The team collecting the most donations for their charity was Lititz United Methodist Church, raising $1,300 for the Appalachia Service Project. Their classic chili created by chef Paul Dohner used chuck roast, hot peppers and a sweet heat dry rub from the Eastern Shore.

The Five-Alarm Award from judge Mike Michael of the Lititz Fire Company went to Heart of Lancaster Medical Center for their chili by chefs Bob Moore and Michael Parido, made with sirloin and Sam Adams. The chili benefited March for Babies.

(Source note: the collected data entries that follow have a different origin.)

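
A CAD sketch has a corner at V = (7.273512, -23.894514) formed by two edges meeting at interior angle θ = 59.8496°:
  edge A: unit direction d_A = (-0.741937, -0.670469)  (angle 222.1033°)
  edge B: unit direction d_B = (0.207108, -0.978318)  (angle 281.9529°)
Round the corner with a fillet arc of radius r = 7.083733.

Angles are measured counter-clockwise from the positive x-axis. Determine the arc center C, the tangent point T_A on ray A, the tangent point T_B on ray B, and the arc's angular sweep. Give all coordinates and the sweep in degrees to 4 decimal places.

center=(2.8922,-37.4014) T_A=(-1.8573,-32.1458) T_B=(9.8223,-35.9343) sweep=120.1504

bisector direction at 252.0281° = (-0.308551,-0.951208)
center distance |VC| = r/sin(θ/2) = 7.083733/sin(29.9248°) = 14.199758
C = V + |VC|·bis = (2.8922,-37.4014)
T_A = V + ((C−V)·d_A)·d_A = V + 12.3067·d_A = (-1.8573,-32.1458)
T_B = V + ((C−V)·d_B)·d_B = V + 12.3067·d_B = (9.8223,-35.9343)
sweep = 180° − θ = 120.1504°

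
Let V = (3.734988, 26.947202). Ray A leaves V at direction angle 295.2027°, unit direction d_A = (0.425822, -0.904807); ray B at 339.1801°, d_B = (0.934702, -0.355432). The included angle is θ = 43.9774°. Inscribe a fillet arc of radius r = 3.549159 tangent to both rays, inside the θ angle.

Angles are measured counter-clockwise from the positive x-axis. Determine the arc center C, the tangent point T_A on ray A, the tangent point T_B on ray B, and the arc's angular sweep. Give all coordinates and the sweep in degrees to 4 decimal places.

bisector direction at 317.1914° = (0.733628,-0.679551)
center distance |VC| = r/sin(θ/2) = 3.549159/sin(21.9887°) = 9.478991
C = V + |VC|·bis = (10.6890,20.5057)
T_A = V + ((C−V)·d_A)·d_A = V + 8.7895·d_A = (7.4777,18.9944)
T_B = V + ((C−V)·d_B)·d_B = V + 8.7895·d_B = (11.9505,23.8231)
sweep = 180° − θ = 136.0226°

center=(10.6890,20.5057) T_A=(7.4777,18.9944) T_B=(11.9505,23.8231) sweep=136.0226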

The Editor’s Choice by Barb Hough Roda of Lancaster Newspapers went to Melissa Graybill’s chicken tequila lime chili from Vigi’s Parties, which was also the most spirited team, cheering for their charity, the Pennsylvania Breast Cancer Coalition.

The Lives Changed Award was given by judge David Ashcraft to Scooter’s and the Manheim Township LEOS for their creamy white chicken chili with jalapenos.

Judge Chris Poje presented the It’s Showtime Award to Lititz United Methodist Church.

It’s wasn’t easy being to judge, admitted Rucci, who liked several of the chilis he sampled. And there were plenty of contenders.

Choice Windows and Doors had a chili with ground beef and hot and sweet sausage for Tail to Tell. JoBoy’s smoked white chicken chili was created by Dwayne Spencer, while Sharon and Jim Landis of Zest! made a white chicken chili with zesty lime and smoked serrano chili powder. Texas Roadhouse had a meaty chili with sirloin, ribeye and filet. The Lititz VFW whipped up a Cajun chicken chili with andouille sausage. Then there was Luther Acres’s classic with ground beef and cumin; chili with beef, mushrooms and butter from the Vet 21 Salute; Woodridge Pool’s medium spicy pulled pork chili; Crossfire Singles Ministry’s chicken chili with beans and carrots; and Dosie Dough’s Atomic Java chili with brisket, beans and coffee.

That’s a lot of chili for one article!

“We were very pleased with all the different kinds of chili we had and all the participation, even on a snowy day,” said emcee Mark Hough.

Laurie Knowles Callanan, a veteran freelance writer, got her start in the newspaper business when she was hired as a general assignment reporter by former Record Express owner Bob Campbell.